OUI, hurla l'Esprit d'Eylion, avec une franchise qu'il s'obligea à ravaler.
- Vous ne... me gênez pas, voyons, dit-elle, toujours quelque peu crispée. Mais oui, je pense que j'ai... besoin de solitude...
Elle rajouta par la suite, maugréant entre ses canines de manière presque inaudible.
- De "
beaucoup" de solitude...
- Hum... je vois... fit-il, l'air en pleine réflexion.
Solid était loin d'être idiot, un intellect d'autant plus nourri par des siècles d'expérience. L'attitude inhabituelle de la Miqo'te, la ressemblance frappante jusqu'au cache-œil qui était le même que celui de l'Arcaniste, les vêtements inadaptés à sa corpulence... Il ne lui fallut pas longtemps pour comprendre d'où venait la nervosité de son interlocutrice.
- Si vous voulez, je peux vous apporter un livre, ça aide bien pour tuer le temps. Et j'ai cru comprendre qu'il y en a certains qui vous intéressaient plus que d'autres.
Un vent de panique souffla au sein d'Eylion. Il ne pouvait pas avoir deviné, si?
- Certains qui m'intéressent plus que d'autres...? reprit-elle, sa nervosité augmentée d'un cran.
- J'ai la sensation que ce n'est pas la première fois que l'on se voit, en vrai.
Solid esquissa l'un de ses sourires assurés dont il avait le secret, son regard guettant la réaction de la Miqo'te.
- Ah, ah... dit-elle, se forçant à un autre rire. C'est, erh... Hm, un peu beaucoup utilisé comme expression, vous ne trouvez pas? Je crois que c'est la première fois qu'on se voit.

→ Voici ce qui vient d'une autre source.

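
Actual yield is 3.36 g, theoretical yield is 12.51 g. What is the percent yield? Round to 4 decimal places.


% yield = 100 * actual / theoretical
% yield = 100 * 3.36 / 12.51
% yield = 26.85851319 %, rounded to 4 dp:

26.8585 %


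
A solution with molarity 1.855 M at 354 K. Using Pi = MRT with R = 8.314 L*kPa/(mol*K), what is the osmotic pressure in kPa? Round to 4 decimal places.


Osmotic pressure (van't Hoff): Pi = M*R*T.
RT = 8.314 * 354 = 2943.156
Pi = 1.855 * 2943.156
Pi = 5459.55438 kPa, rounded to 4 dp:

5459.5544 kPa


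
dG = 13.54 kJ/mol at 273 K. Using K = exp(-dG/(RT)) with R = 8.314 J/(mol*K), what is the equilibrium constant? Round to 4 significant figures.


dG is in kJ/mol; multiply by 1000 to match R in J/(mol*K).
RT = 8.314 * 273 = 2269.722 J/mol
exponent = -dG*1000 / (RT) = -(13.54*1000) / 2269.722 = -5.96548828
K = exp(-5.96548828)
K = 0.0025657915, rounded to 4 significant figures:

0.002566


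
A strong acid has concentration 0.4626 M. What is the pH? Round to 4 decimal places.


A strong acid dissociates completely, so [H+] equals the given concentration.
pH = -log10([H+]) = -log10(0.4626)
pH = 0.33479437, rounded to 4 dp:

0.3348


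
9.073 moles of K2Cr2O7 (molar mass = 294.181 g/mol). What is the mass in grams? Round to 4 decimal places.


mass = n * M
mass = 9.073 * 294.181
mass = 2669.104213 g, rounded to 4 dp:

2669.1042 g


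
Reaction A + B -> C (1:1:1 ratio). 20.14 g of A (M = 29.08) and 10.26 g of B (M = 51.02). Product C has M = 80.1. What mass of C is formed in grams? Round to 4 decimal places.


Find moles of each reactant; the smaller value is the limiting reagent in a 1:1:1 reaction, so moles_C equals moles of the limiter.
n_A = mass_A / M_A = 20.14 / 29.08 = 0.692572 mol
n_B = mass_B / M_B = 10.26 / 51.02 = 0.201098 mol
Limiting reagent: B (smaller), n_limiting = 0.201098 mol
mass_C = n_limiting * M_C = 0.201098 * 80.1
mass_C = 16.1079498 g, rounded to 4 dp:

16.1079 g


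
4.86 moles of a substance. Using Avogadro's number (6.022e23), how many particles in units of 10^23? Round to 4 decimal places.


N = n * NA, then divide by 1e23 for the requested units.
N / 1e23 = n * 6.022
N / 1e23 = 4.86 * 6.022
N / 1e23 = 29.26692, rounded to 4 dp:

29.2669


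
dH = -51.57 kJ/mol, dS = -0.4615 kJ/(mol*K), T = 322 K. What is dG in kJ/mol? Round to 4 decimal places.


Gibbs: dG = dH - T*dS (consistent units, dS already in kJ/(mol*K)).
T*dS = 322 * -0.4615 = -148.603
dG = -51.57 - (-148.603)
dG = 97.033 kJ/mol, rounded to 4 dp:

97.0330 kJ/mol


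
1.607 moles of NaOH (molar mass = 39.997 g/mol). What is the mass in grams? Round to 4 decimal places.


mass = n * M
mass = 1.607 * 39.997
mass = 64.275179 g, rounded to 4 dp:

64.2752 g


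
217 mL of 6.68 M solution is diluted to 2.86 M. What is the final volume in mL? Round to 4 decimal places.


Dilution: M1*V1 = M2*V2, solve for V2.
V2 = M1*V1 / M2
V2 = 6.68 * 217 / 2.86
V2 = 1449.56 / 2.86
V2 = 506.83916084 mL, rounded to 4 dp:

506.8392 mL


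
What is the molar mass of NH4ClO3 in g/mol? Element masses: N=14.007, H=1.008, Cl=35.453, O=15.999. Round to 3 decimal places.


M = sum(count * atomic_mass) over atoms.
M = 1*14.007 + 4*1.008 + 1*35.453 + 3*15.999
M = 14.007 + 4.032 + 35.453 + 47.997
M = 101.489 g/mol, rounded to 3 dp:

101.489 g/mol


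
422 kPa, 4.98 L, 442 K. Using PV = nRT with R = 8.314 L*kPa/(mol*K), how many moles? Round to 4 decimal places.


PV = nRT, solve for n = PV / (RT).
PV = 422 * 4.98 = 2101.56
RT = 8.314 * 442 = 3674.788
n = 2101.56 / 3674.788
n = 0.57188605 mol, rounded to 4 dp:

0.5719 mol


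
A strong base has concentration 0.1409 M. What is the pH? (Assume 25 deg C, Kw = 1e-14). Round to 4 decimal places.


A strong base dissociates completely, so [OH-] equals the given concentration.
pOH = -log10([OH-]) = -log10(0.1409) = 0.851089
pH = 14 - pOH = 14 - 0.851089
pH = 13.148911, rounded to 4 dp:

13.1489


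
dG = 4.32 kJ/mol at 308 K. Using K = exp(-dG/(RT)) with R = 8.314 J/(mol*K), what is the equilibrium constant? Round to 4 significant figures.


dG is in kJ/mol; multiply by 1000 to match R in J/(mol*K).
RT = 8.314 * 308 = 2560.712 J/mol
exponent = -dG*1000 / (RT) = -(4.32*1000) / 2560.712 = -1.68703079
K = exp(-1.68703079)
K = 0.18506822, rounded to 4 significant figures:

0.1851


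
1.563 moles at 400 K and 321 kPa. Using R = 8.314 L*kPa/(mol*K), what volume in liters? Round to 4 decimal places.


PV = nRT, solve for V = nRT / P.
nRT = 1.563 * 8.314 * 400 = 5197.9128
V = 5197.9128 / 321
V = 16.19287477 L, rounded to 4 dp:

16.1929 L


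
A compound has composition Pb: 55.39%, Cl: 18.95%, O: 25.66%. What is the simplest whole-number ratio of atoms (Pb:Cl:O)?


Assume 100 g of compound, divide each mass% by atomic mass to get moles, then normalize by the smallest to get a raw atom ratio.
Moles per 100 g: Pb: 55.39/207.2 = 0.2673, Cl: 18.95/35.453 = 0.5345, O: 25.66/15.999 = 1.6039
Raw ratio (divide by min = 0.2673): Pb: 1.0, Cl: 1.999, O: 6.0
Multiply by 1 to clear fractions: Pb: 1.0 ~= 1, Cl: 1.999 ~= 2, O: 6.0 ~= 6
Reduce by GCD to get the simplest whole-number ratio:

1:2:6


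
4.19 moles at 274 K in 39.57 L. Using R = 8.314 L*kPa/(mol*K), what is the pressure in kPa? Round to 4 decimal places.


PV = nRT, solve for P = nRT / V.
nRT = 4.19 * 8.314 * 274 = 9544.9708
P = 9544.9708 / 39.57
P = 241.21735658 kPa, rounded to 4 dp:

241.2174 kPa


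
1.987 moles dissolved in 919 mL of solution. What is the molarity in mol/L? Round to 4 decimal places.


Convert volume to liters: V_L = V_mL / 1000.
V_L = 919 / 1000 = 0.919 L
M = n / V_L = 1.987 / 0.919
M = 2.16213275 mol/L, rounded to 4 dp:

2.1621 mol/L


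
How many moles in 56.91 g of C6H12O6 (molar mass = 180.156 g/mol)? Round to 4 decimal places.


n = mass / M
n = 56.91 / 180.156
n = 0.31589289 mol, rounded to 4 dp:

0.3159 mol


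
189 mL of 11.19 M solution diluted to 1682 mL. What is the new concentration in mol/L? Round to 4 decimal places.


Dilution: M1*V1 = M2*V2, solve for M2.
M2 = M1*V1 / V2
M2 = 11.19 * 189 / 1682
M2 = 2114.91 / 1682
M2 = 1.25737812 mol/L, rounded to 4 dp:

1.2574 mol/L


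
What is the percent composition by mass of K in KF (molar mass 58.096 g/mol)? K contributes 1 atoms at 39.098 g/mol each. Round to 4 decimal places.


pct = 100 * (n_elem * M_elem) / M_total
mass_contribution = 1 * 39.098 = 39.098 g/mol
pct = 100 * 39.098 / 58.096
pct = 67.29895346 %, rounded to 4 dp:

67.2990 %


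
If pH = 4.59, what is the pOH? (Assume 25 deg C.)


At 25 deg C, pH + pOH = 14.
pOH = 14 - pH = 14 - 4.59
pOH = 9.41:

9.41


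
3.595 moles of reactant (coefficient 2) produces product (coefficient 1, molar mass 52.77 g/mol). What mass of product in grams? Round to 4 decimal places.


Use the coefficient ratio to convert reactant moles to product moles, then multiply by the product's molar mass.
moles_P = moles_R * (coeff_P / coeff_R) = 3.595 * (1/2) = 1.7975
mass_P = moles_P * M_P = 1.7975 * 52.77
mass_P = 94.854075 g, rounded to 4 dp:

94.8541 g


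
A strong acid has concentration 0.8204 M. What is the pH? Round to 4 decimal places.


A strong acid dissociates completely, so [H+] equals the given concentration.
pH = -log10([H+]) = -log10(0.8204)
pH = 0.08597435, rounded to 4 dp:

0.0860


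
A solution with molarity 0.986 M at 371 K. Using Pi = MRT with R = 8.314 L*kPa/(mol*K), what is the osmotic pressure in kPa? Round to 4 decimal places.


Osmotic pressure (van't Hoff): Pi = M*R*T.
RT = 8.314 * 371 = 3084.494
Pi = 0.986 * 3084.494
Pi = 3041.311084 kPa, rounded to 4 dp:

3041.3111 kPa


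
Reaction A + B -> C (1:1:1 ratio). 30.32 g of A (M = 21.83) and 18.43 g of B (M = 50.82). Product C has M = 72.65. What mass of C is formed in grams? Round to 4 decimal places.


Find moles of each reactant; the smaller value is the limiting reagent in a 1:1:1 reaction, so moles_C equals moles of the limiter.
n_A = mass_A / M_A = 30.32 / 21.83 = 1.388914 mol
n_B = mass_B / M_B = 18.43 / 50.82 = 0.362652 mol
Limiting reagent: B (smaller), n_limiting = 0.362652 mol
mass_C = n_limiting * M_C = 0.362652 * 72.65
mass_C = 26.3466678 g, rounded to 4 dp:

26.3467 g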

- Vraiment? Bon, j'ai dû vous confondre avec quelqu'un d'autre alors... mais comme je ne le trouve pas, je vais devoir me débarrasser des livres que j'avais prévu pour cette personne... Quel dommage...
Il accompagna ses dires du soupir déçu approprié. Eylion n'eut aucun mal à voir la manœuvre même si elle était assez efficace pour lui arracher un frisson à la seule pensée de puits de connaissance jetés.
- Q-quelqu'un d'autre...? Je, hm... Je vous fais peut-être penser à mon frère? avança t'elle maladroitement, le ton suintant presque d'une émotion palpable...
La Peur, une vieille amie que le Miqo'te chercha à conjurer comme il le pouvait. Face à la remarque, Solid esquissa un sourire empreint de malice.
- Je pense que vous êtes plutôt un autre personne, en vrai...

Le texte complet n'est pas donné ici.